Возможно, это являлось следствием его болезни, но Михаю стало любопытно, и он поинтересовался у Марселлы, было ли это спиртное из его собственных запасов.

– Напитки разливает Марица, – ответила простодушная Марселла. – А еду вам готовит тетушка Жужи.

Михай медленно поставил стакан обратно на поднос и уставился на него. Затем он перевел взгляд на миску с гуляшом. От горячего рагу все еще исходил аромат паприки и чеснока.

Михай уронил голову на грудь и подождал, пока кусочки мозаики окончательно не сложатся у него в голове.

Теперь ему все стало предельно ясно.

– Эти две суки что-то подсыпают мне в еду! – в ярости воскликнул он.

* * *

Судье бросились в глаза некоторые странности из происходящего в доме Михая Кардоша, когда он приезжал туда навестить своего друга. С того момента, как Михай слег и практически не поднимался с постели, Судья ни разу не видел, чтобы Марица входила в спальню своего мужа. В большинстве случаев он вообще не заставал Марицу дома, а когда она находилась там, то занималась довольно неожиданными, с его точки зрения, делами: то ухаживала за садовым кустом в дальнем дворе, то возилась с разными инструментами в хлеву, а то (и это было, по его мнению, самым странным), наводила порядок в и без того хорошо прибранных комнатах. Он никогда раньше не замечал в ней такой склонности к утомительной рутинной работе.

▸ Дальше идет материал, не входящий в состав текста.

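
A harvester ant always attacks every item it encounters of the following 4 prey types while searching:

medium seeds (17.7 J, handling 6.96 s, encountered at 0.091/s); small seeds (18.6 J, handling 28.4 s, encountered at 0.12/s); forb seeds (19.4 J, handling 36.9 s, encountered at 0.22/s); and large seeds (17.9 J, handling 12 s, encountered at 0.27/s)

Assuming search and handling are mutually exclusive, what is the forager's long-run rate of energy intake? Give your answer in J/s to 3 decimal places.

Energy encountered per unit search time: 0.091×17.7 + 0.12×18.6 + 0.22×19.4 + 0.27×17.9 = 12.94 J/s.
Handling time per unit search time: 0.091×6.96 + 0.12×28.4 + 0.22×36.9 + 0.27×12 = 15.4.
Rate = 12.94/(1 + 15.4) = 0.7893 J/s.

0.789 J/s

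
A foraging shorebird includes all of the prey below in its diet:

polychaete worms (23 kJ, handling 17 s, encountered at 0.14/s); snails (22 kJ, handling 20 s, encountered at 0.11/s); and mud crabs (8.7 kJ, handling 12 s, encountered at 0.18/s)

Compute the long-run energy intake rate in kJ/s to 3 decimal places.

0.931 kJ/s

Energy encountered per unit search time: 0.14×23 + 0.11×22 + 0.18×8.7 = 7.206 kJ/s.
Handling time per unit search time: 0.14×17 + 0.11×20 + 0.18×12 = 6.74.
Rate = 7.206/(1 + 6.74) = 0.931 kJ/s.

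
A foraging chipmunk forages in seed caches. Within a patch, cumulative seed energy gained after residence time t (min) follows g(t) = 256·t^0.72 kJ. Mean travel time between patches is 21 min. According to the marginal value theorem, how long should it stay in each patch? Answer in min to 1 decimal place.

By the marginal value theorem, leave when the instantaneous gain rate g'(t) equals the habitat-wide average g(t)/(T + t).
g'(t) = 0.72·256·t^-0.28. Setting 0.72·256·t^-0.28 = 256·t^0.72/(21+t) gives 0.72(21+t) = t, so 0.28·t = 0.72×21.
t* = 0.72×21/0.28 = 54 min.

54.0 min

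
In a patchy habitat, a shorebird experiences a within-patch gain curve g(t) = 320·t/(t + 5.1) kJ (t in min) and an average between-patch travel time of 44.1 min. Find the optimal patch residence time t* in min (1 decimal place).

15.0 min

By the marginal value theorem, leave when the instantaneous gain rate g'(t) equals the habitat-wide average g(t)/(T + t).
g'(t) = 320·5.1/(t + 5.1)². Setting 320·5.1/(t+5.1)² = 320t/[(t+5.1)(44.1+t)] gives 5.1(44.1+t) = t(t+5.1), so t² = 5.1×44.1 = 224.9.
t* = √224.9 = 15 min.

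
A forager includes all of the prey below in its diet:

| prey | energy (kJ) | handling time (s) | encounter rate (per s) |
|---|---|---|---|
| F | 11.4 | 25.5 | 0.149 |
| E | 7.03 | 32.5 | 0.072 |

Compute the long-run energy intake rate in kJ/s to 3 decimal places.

R = Σλ_iE_i / (1 + Σλ_ih_i)
Numerator: 0.149×11.4 + 0.072×7.03 = 2.205
Denominator: 1 + 0.149×25.5 + 0.072×32.5 = 7.139
R = 2.205/7.139 = 0.3088 kJ/s

0.309 kJ/s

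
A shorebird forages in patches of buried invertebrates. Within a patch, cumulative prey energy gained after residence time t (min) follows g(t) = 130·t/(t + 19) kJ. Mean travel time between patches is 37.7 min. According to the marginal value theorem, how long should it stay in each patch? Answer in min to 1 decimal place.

Maximise g(t)/(T+t): set derivative to zero → g'(t)(T+t) = g(t).
g'(t) = 130·19/(t + 19)². Setting 130·19/(t+19)² = 130t/[(t+19)(37.7+t)] gives 19(37.7+t) = t(t+19), so t² = 19×37.7 = 716.3.
t* = √716.3 = 26.76 min.

26.8 min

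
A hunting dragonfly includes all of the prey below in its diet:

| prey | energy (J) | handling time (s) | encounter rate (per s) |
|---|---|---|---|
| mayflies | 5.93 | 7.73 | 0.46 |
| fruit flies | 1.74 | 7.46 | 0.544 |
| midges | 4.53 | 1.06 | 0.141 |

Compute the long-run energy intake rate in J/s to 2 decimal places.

Energy encountered per unit search time: 0.46×5.93 + 0.544×1.74 + 0.141×4.53 = 4.313 J/s.
Handling time per unit search time: 0.46×7.73 + 0.544×7.46 + 0.141×1.06 = 7.764.
Rate = 4.313/(1 + 7.764) = 0.4922 J/s.

0.49 J/s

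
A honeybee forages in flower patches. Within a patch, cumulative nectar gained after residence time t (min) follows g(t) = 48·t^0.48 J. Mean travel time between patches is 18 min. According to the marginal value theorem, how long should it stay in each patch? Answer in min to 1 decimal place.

Maximise g(t)/(T+t): set derivative to zero → g'(t)(T+t) = g(t).
g'(t) = 0.48·48·t^-0.52. Setting 0.48·48·t^-0.52 = 48·t^0.48/(18+t) gives 0.48(18+t) = t, so 0.52·t = 0.48×18.
t* = 0.48×18/0.52 = 16.62 min.

16.6 min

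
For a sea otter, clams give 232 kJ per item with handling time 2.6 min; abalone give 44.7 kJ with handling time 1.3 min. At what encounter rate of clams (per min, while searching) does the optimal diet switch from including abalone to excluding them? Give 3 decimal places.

At the threshold, the rate on clams alone equals the profitability of abalone: λ·232/(1 + λ·2.6) = 44.7/1.3 = 34.38.
Rearranging, λ(232 − 34.38×2.6) = 34.38, so λ = 34.38/142.6 = 0.2411 per min.

0.241 per min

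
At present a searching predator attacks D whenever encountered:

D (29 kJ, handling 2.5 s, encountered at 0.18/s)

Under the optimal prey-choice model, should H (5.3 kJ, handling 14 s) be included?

No

On D alone, R = ΣλE/(1+Σλh) = 5.22/1.45 = 3.6 kJ/s.
Profitability of H: 5.3/14 = 0.3786 kJ/s.
Since 0.3786 < R, time spent handling H is better spent searching.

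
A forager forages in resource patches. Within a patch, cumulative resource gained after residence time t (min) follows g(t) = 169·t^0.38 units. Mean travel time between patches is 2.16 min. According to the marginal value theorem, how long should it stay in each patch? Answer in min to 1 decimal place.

Optimal t* satisfies g'(t*) = g(t*)/(T + t*).
g'(t) = 0.38·169·t^-0.62. Setting 0.38·169·t^-0.62 = 169·t^0.38/(2.16+t) gives 0.38(2.16+t) = t, so 0.62·t = 0.38×2.16.
t* = 0.38×2.16/0.62 = 1.324 min.

1.3 min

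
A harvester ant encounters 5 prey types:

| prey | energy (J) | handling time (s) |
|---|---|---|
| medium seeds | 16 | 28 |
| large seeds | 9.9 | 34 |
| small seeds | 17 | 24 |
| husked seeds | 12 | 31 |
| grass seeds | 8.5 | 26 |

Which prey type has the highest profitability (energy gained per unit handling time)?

In descending order of E/h:
small seeds: 17/24 = 0.708 J/s
medium seeds: 16/28 = 0.571 J/s
husked seeds: 12/31 = 0.387 J/s
grass seeds: 8.5/26 = 0.327 J/s
large seeds: 9.9/34 = 0.291 J/s

small seeds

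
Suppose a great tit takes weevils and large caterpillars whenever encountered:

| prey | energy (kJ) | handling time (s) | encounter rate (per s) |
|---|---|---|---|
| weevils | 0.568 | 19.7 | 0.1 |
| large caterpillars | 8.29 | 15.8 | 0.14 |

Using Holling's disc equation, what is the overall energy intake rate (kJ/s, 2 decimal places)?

0.23 kJ/s

R = (0.1×0.568 + 0.14×8.29) / (1 + 0.1×19.7 + 0.14×15.8) = 1.217/5.182 = 0.2349 kJ/s.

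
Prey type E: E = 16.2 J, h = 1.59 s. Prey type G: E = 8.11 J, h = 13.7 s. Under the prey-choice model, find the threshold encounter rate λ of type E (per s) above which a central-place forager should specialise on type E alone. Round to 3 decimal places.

0.039 per s

At the threshold, the rate on type E alone equals the profitability of type G: λ·16.2/(1 + λ·1.59) = 8.11/13.7 = 0.592.
Rearranging, λ(16.2 − 0.592×1.59) = 0.592, so λ = 0.592/15.26 = 0.0388 per s.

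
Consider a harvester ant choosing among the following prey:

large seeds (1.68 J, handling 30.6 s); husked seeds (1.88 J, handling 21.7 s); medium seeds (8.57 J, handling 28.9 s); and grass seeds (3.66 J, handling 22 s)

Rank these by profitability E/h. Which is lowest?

In descending order of E/h:
medium seeds: 8.57/28.9 = 0.297 J/s
grass seeds: 3.66/22 = 0.166 J/s
husked seeds: 1.88/21.7 = 0.0866 J/s
large seeds: 1.68/30.6 = 0.0549 J/s

large seeds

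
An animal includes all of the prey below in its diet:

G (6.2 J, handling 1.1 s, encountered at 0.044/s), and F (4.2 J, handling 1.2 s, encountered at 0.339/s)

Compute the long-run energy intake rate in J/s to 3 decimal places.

R = Σλ_iE_i / (1 + Σλ_ih_i)
Numerator: 0.044×6.2 + 0.339×4.2 = 1.697
Denominator: 1 + 0.044×1.1 + 0.339×1.2 = 1.455
R = 1.697/1.455 = 1.166 J/s

1.166 J/s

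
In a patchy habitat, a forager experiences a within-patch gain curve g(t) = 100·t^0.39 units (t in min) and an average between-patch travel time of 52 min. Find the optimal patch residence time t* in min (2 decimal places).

By the marginal value theorem, leave when the instantaneous gain rate g'(t) equals the habitat-wide average g(t)/(T + t).
g'(t) = 0.39·100·t^-0.61. Setting 0.39·100·t^-0.61 = 100·t^0.39/(52+t) gives 0.39(52+t) = t, so 0.61·t = 0.39×52.
t* = 0.39×52/0.61 = 33.25 min.

33.25 min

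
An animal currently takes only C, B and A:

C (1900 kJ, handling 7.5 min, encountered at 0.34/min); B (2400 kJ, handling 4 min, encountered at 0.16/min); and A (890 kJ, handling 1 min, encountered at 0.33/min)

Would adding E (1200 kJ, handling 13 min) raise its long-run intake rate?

On C, B and A alone, R = ΣλE/(1+Σλh) = 1324/4.52 = 292.9 kJ/min.
Profitability of E: 1200/13 = 92.31 kJ/min.
Since 92.31 < R, time spent handling E is better spent searching.

No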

Судья всегда считал Марицу любопытным существом. Когда она была совсем маленькой девочкой, он с умилением наблюдал за тем, как она, словно очаровательная фея, носилась по деревне. Она была совершенно прелестным ребенком, который с того момента, как стал делать первые шаги, пленил весь Надьрев своим обаянием малыша – и одновременно своей смышленостью. Наряду с этим по мере того, как Марица становилась все старше, Судьей овладевали дурные предчувствия. Он убеждался в том, что Марица была готова практически на все, чтобы заполучить те вещи и тех людей, которых она жаждала иметь в своем безраздельном распоряжении. Она была готова лицемерить, плутовать, расставлять коварные ловушки.